Mobile Is Now Almost a Third of Starbucks

August 1, 2017         By: Steven Anderson

Even anecdotally, it was clear that mobile is now a huge part of Starbucks’ operations. The fact that individual locations were so glutted with mobile transactions that it was impacting the ability to pick up physical orders was proof enough. Starbucks’ quarterly earnings report, meanwhile, underscores the issue surprisingly well.

Basically, mobile transactions are now almost a third—30 percent—of all transactions run in Starbucks.  The third quarter alone saw the company walk away with a whopping $5.66 billion in revenue, up eight percent from last year. Despite this, it turned out to be a disappointment for analysts who were expecting $5.76 billion. However, non-generally accepted accounting principles (GAAP) earnings per share were right in line at $0.55 per share.

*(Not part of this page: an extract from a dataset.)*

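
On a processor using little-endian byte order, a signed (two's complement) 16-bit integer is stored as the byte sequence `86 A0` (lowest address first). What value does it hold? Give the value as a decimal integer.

Little-endian: lowest address holds the least-significant byte.
Reassemble most-significant byte first: A0 86 → 0xA086.
Top bit is set, so as a signed 16-bit value this is 0xA086 − 2^16 = -24442.

-24442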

Mobile transactions are only on the rise at Starbucks, too. Last quarter, the total was 29 percent, while the first quarter was 27 percent. One to two percent increase per quarter is nothing to sneeze at, especially when considering the total number of transactions Starbucks sees every day, let alone year.

CEO Kevin Johnson additionally pointed out “Starbucks leveraged food and beverage innovation, an elevated in-store experience and personalized digital connections to our customers to deliver another quarter of record financial and operating performance, despite the softness impacting our principal sectors overall. Continued focus on execution against our strategic priorities enabled us to gain share and positions us well for the future.”

The problem with all this is that Starbucks, so far, hasn’t exactly gone far in addressing the issues that got it where it is right now. With mobile becoming increasingly popular as measured by the last three quarters now, and mobile actually getting in the way, it desperately needs some kind of countermeasure to address these issues. It’s made some progress here, with some dedicated stations for mobile ahead, but is this going far enough? There’s been word about mobile-only Starbucks locations, which may do well in regions with heavy foot traffic, but is this just trading one problem for another in the lack of physical order space?

Mobile is a big part of Starbucks now, for better or worse, and Starbucks needs to manage its growth effectively to maintain its primacy in coffee chains. Only time will tell if it can pull off this balancing act.